HSBC expects the Reserve Bank of India to keep policy rates unchanged this year to help boost credit growth.
The Indian government has sought to attract foreign capital and last week announced it would raise the cap on foreign portfolio investment by 0.5 percent, to 5.5 percent of outstanding stock of securities, in next fiscal year and to 6 percent in 2020, Rodrigues said.
Favorable economic conditions and policy make India’s fixed income tools a favored investment target, he said.
Although China attracts more foreign capital, the growth rate of foreign capital in India is even more striking, the fund house said.
Fast foreign capital inflows have strengthened India’s industrial production, support its account balance and consolidate economic stability, Rodrigues said.
Sanjay Shah, a fixed income analyst at HSBC Global Asset Management, said India’s bonds generate higher yields than bonds elsewhere with the yield of 10-year Treasury bonds reaching 7.676 percent.
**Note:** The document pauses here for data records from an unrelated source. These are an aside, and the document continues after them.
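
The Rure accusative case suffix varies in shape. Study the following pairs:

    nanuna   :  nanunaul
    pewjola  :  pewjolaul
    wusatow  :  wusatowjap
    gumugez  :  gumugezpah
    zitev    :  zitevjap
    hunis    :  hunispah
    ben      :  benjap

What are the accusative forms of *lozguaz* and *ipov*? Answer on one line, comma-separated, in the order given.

The pattern is sibilance of the final sound: -pah when the stem ends in a sibilant (*gumugez*, *hunis*); -jap when the stem ends in a non-sibilant consonant (*wusatow*, *zitev*, *ben*); -ul when the stem ends in a vowel (*nanuna*, *pewjola*).
The final sound of *lozguaz* is /z/, which is a sibilant, so the suffix is -pah, giving *lozguazpah*.
The final sound of *ipov* is /v/, which is a non-sibilant consonant, so the suffix is -jap, giving *ipovjap*.

lozguazpah, ipovjap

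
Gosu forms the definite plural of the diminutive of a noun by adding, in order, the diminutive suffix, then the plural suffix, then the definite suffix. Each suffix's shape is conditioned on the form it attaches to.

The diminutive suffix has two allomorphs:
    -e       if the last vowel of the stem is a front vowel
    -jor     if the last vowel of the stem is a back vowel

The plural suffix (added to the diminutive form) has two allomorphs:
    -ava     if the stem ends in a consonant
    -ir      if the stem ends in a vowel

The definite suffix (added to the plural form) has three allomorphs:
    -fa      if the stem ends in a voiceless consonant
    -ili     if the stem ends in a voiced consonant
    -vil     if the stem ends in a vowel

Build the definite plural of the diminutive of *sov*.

The last vowel of *sov* is /o/, which is a back vowel, so the diminutive suffix is -jor, giving *sovjor*.
Since the final sound of the diminutive form *sovjor* is /r/ (a consonant), it takes -ava, giving *sovjorava*.
The plural form *sovjorava*: final sound = /a/, a vowel → -vil → *sovjoravavil*.

sovjoravavil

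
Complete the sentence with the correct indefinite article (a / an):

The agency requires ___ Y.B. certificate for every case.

a

The indefinite article is chosen by the initial *sound* of the following word, not its spelling.
The initialism *Y.B.* is read letter by letter; the first letter, Y, is pronounced /waɪ/, which begins with a consonant sound.
So the article is *a*: The agency requires a Y.B. certificate for every case.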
The rupee is relatively stable compared with other major Asian currencies, lending further support to Indian bonds, he said.
As for equities investment, India’s stock market accounts for a tiny 1 percent in MSCI weighting, suggesting ample room for upward revisions in coming years, said Nilang Mehta, an equities analyst at the fund house.
However, oil prices, disappointing earnings growth and a heavy election calendar are major downside risks for India, Mehta said.